また、第3実施例では、第1受信制御部610と第2受信制御部710と第3受信制御部810の全てでダイバーシティ合成を行うように構成したが、第1受信制御部610と第2受信制御部710と第3受信制御部810のうち1つ又は2つでダイバーシティ合成を行うように構成することも可能である。例えば、第1受信制御部610と第2受信制御部710のみでダイバーシティ合成を行い、第3受信制御部810では、IF分離部811の出力(ch3-3)だけを誤り訂正部813へ入力し、ch3の映像信号とする。このようにしても、ch1とch2の映像信号にはダイバーシティ効果が生じる。
第3実施例によれば、第1実施例の効果に加え、少なくとも以下に示す効果を奏する。
(C1)チャンネル数X=ダイバーシティ合成数M=受信アンテナ数N=3以上として受信システムを構成したので、X=Nに比べてMの数を少なくした第2実施例に比べて、ダイバーシティ性能を向上することができる。

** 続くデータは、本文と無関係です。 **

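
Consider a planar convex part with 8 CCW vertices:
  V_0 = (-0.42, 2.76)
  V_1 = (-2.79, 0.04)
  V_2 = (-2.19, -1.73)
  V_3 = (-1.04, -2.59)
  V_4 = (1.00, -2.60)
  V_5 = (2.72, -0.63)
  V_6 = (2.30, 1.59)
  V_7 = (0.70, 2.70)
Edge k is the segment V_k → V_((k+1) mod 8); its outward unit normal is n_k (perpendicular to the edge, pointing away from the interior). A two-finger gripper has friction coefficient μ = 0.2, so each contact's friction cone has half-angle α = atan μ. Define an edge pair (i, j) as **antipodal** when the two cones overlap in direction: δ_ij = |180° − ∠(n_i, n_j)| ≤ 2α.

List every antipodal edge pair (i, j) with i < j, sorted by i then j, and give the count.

α = atan 0.2 = 11.31°;  2α = 22.62°
n_0 = (-0.7539, +0.6569)
n_1 = (-0.9471, -0.3210)
n_2 = (-0.5989, -0.8008)
n_3 = (-0.0049, -1.0000)
n_4 = (+0.7533, -0.6577)
n_5 = (+0.9826, +0.1859)
n_6 = (+0.5700, +0.8216)
n_7 = (+0.0535, +0.9986)
  (0,1): δ = 120.21°  ·
  (0,2): δ = 85.72°  ·
  (0,3): δ = 49.21°  ·
  (0,4): δ = 0.06°  ✓
  (0,5): δ = 51.78°  ·
  (0,6): δ = 96.32°  ·
  (0,7): δ = 128.00°  ·
  (1,2): δ = 145.52°  ·
  (1,3): δ = 109.01°  ·
  (1,4): δ = 59.85°  ·
  (1,5): δ = 8.01°  ✓
  (1,6): δ = 36.52°  ·
  (1,7): δ = 68.21°  ·
  (2,3): δ = 143.49°  ·
  (2,4): δ = 94.33°  ·
  (2,5): δ = 42.50°  ·
  (2,6): δ = 2.04°  ✓
  (2,7): δ = 33.72°  ·
  (3,4): δ = 130.84°  ·
  (3,5): δ = 79.01°  ·
  (3,6): δ = 34.47°  ·
  (3,7): δ = 2.79°  ✓
  (4,5): δ = 128.16°  ·
  (4,6): δ = 83.63°  ·
  (4,7): δ = 51.94°  ·
  (5,6): δ = 135.46°  ·
  (5,7): δ = 103.78°  ·
  (6,7): δ = 148.32°  ·
antipodal pairs: 4

count = 4; pairs: (0,4), (1,5), (2,6), (3,7)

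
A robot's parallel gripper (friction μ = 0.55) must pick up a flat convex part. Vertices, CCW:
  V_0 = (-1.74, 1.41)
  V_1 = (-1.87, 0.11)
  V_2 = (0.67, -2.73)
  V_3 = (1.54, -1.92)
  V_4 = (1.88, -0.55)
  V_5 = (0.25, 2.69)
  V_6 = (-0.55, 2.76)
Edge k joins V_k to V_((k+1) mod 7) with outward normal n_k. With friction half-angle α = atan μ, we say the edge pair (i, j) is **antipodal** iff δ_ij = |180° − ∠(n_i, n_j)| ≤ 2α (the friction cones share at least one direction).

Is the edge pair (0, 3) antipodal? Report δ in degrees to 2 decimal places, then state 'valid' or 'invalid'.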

以上、本発明の実施形態を具体的に説明したが、本発明は上述の各実施形態に限定されるものではなく、その要旨を逸脱しない範囲で種々変更可能である。
上記実施形態では、FPU伝送の場合を説明したが、FPU伝送に限られるものではなく、FPU伝送以外にも適用可能である。
また、本発明は、本発明に係る処理を実行する装置やシステムや方法としてだけでなく、このような方法やシステムを実現するためのプログラムや当該プログラムを記録する記録媒体などとして把握することができる。
また、本発明は、CPUがメモリに格納された制御プログラムを実行することにより制御する構成としてもよく、また、ハードウエア回路として構成してもよい。